Node-based Semantic Similarity Measure

AKA: Content-based Semantic Similarity Measure.
Example(s):
Counter-Example(s):
See: Semantic Similarity Measure, Semantic Similarity Neural Network, Semantic Word Similarity Measure, Gene Semantic Similarity Measure, Semantic Relatedness Measure, Similarity Matrix, Generalized Cosine-Similarity Measure (GCSM).

References

(Benabderrahmane et al., 2010 ) ⇒ Sidahmed Benabderrahmane, Malika Smail-Tabbone, Olivier Poch, Amedeo Napoli, and Marie-Dominique Devignes (2010). "IntelliGO: a New Vector-based Semantic Similarity Measure Including Annotation Origin. BMC bioinformatics, 11(1), 1-16.
- QUOTE: Concerning the comparison between individual ontology terms, the two types of approaches reviewed by Pesquita et al. (2009) are similar to those proposed by Blanchard et al. (2008), namely the edge-based measures which rely on counting edges in the graph, and node-based measures which exploit information contained in the considered term, its descendants and its parents.
  In most edge-based measures, the Shortest Path-Length (SPL) is used as a distance measure between two terms in a graph.

(Pesquita et al., 2009 ) ⇒ Catia Pesquita, Daniel Faria, Andre O. Falcao, Phillip Lord, and Francisco M. Couto (2009). "Semantic Similarity in Biomedical Ontologies". In: PLoS Computational Biology 5(7): e1000443.
- QUOTE: Node-based approaches rely on comparing the properties of the terms involved, which can be related to the terms themselves, their ancestors, or their descendants.

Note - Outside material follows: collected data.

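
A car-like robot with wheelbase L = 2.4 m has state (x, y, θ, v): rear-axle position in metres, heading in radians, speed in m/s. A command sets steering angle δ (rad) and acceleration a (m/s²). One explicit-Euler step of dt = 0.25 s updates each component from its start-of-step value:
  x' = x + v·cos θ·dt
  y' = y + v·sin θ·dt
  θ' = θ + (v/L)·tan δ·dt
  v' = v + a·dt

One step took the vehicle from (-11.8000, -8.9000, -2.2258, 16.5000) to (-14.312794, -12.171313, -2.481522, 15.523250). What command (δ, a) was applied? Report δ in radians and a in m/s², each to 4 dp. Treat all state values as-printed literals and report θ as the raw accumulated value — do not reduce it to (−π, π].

δ = -0.1477, a = -3.9070

a = (v'−v)/dt = (-0.976750)/0.25 = -3.9070
Δθ = θ'−θ = -0.255722;  (v·dt/L) = 16.5000·0.25/2.4 = 1.718750
tan δ = Δθ·L/(v·dt) = -0.148784  →  δ = -0.1477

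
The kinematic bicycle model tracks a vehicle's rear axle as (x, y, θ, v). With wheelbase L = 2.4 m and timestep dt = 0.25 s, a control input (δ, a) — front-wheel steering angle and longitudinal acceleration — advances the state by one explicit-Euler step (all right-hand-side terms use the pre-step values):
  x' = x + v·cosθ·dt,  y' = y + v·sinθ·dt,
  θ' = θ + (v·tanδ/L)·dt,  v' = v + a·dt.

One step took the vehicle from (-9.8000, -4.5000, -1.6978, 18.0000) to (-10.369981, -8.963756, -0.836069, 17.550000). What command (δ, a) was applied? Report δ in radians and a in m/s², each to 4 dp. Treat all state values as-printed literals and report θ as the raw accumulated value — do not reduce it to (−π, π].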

One concept commonly used in these approaches is information content (IC), which gives a measure how specific and informative a term is. The IC of a term $c$ can be quantified as the negative log likelihood,
  $-\log p(c)$
  where $p(c)$ is the probability of occurrence of $c$ in a specific corpus (such as the UniProt Knowledgebase), being normally estimated by its frequency of annotation. Alternatively, the IC can also be calculated from the number of children a term has in the GO structure^[1], although this approach is less commonly used.

↑ Seco N, Veale T, Hayes J. An intrinsic information content metric for semantic similarity in wordnet. ECAI. 2004. pp. 1089–1090.

(Resnik, 1995) ⇒ Philip Resnik. (1995). “Using Information Content to Evaluate Semantic Similarity in a Taxonomy.” In: Proceedings of the 14th International Joint Conference on Artificial Intelligence (IJCAI 1995).